In Chapter 13, Doulkifli Boukraa, Riadh Ben Messaoud and Omar Boussaid present the new issues of modelling an XML Data Warehouse for complex data. The authors explain the issues anticipated in this application through a step-by-step design and implementation proposal. Analysis is provided at the end of the chapter with the authors comparing their proposal with current research. Finally, directions for future research in this area are provided.
The last section, section V consists of one chapter contributed by Irena Mlýnková and presents the current state of XML benchmarking research and the possibility of its enhancement. This work is motivated by the ongoing need for a reliable XML benchmark, especially at a time when new XML processing methods are proposed every day. XML researchers need a representative benchmark that can measure their proposed method objectively.
In this paper, the author analyzes existing projects in terms of their features to benchmark XML parsers, validators, repositories and query engines. Some smaller benchmark projects that are more feature-specific are also described. This chapter concludes with a concise summary of the aspects that provide scope for further investigation, in order to create a more powerful XML benchmark. The benchmark should become more widely accepted and be flexible enough to be used by various XML projects/applications.
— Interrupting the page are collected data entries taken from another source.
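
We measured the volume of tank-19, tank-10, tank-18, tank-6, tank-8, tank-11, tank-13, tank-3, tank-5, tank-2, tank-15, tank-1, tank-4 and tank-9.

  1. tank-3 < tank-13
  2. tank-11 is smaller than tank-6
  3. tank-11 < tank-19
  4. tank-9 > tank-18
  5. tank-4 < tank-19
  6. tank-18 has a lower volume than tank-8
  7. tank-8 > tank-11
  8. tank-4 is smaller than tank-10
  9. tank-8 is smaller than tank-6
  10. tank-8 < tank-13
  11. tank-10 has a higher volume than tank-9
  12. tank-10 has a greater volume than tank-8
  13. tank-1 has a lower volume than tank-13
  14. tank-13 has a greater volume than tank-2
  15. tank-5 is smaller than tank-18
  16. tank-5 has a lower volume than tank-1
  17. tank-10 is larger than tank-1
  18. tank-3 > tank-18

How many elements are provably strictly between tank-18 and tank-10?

The relations place tank-18 below tank-10. An element lies strictly between them when it is forced above tank-18 and also forced below tank-10.
Above tank-18: {tank-3, tank-8, tank-9, tank-6, tank-13}. Below tank-10: {tank-4, tank-5, tank-11, tank-8, tank-1, tank-9}.
Intersection: {tank-8, tank-9} — 2.

2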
The Editor anticipates that this book will respond to the need for a solid and comprehensive research source in the area of XML database and applications. We have striven to achieve a balance between descriptive and analytical content and state-of-the-art practices and approaches, and giving some direction to future research by providing open challenges. This work is considerably enriched by the authors, both academics and practitioners, all of whom have a high level of expertise and an impressive track record in this field of research.
For academics such as research students, this book provides comprehensive reading material which will assist students to decide on a specific topic of interest before they embark on future research. Since the book also covers challenges, it has the potential to influence readers to think further and investigate XML database aspects that are totally novel.
The Editor hopes that readers will benefit from the information and insights provided by this book. Hopefully, the interest generated will motivate future studies and lead to exciting developments in XML research.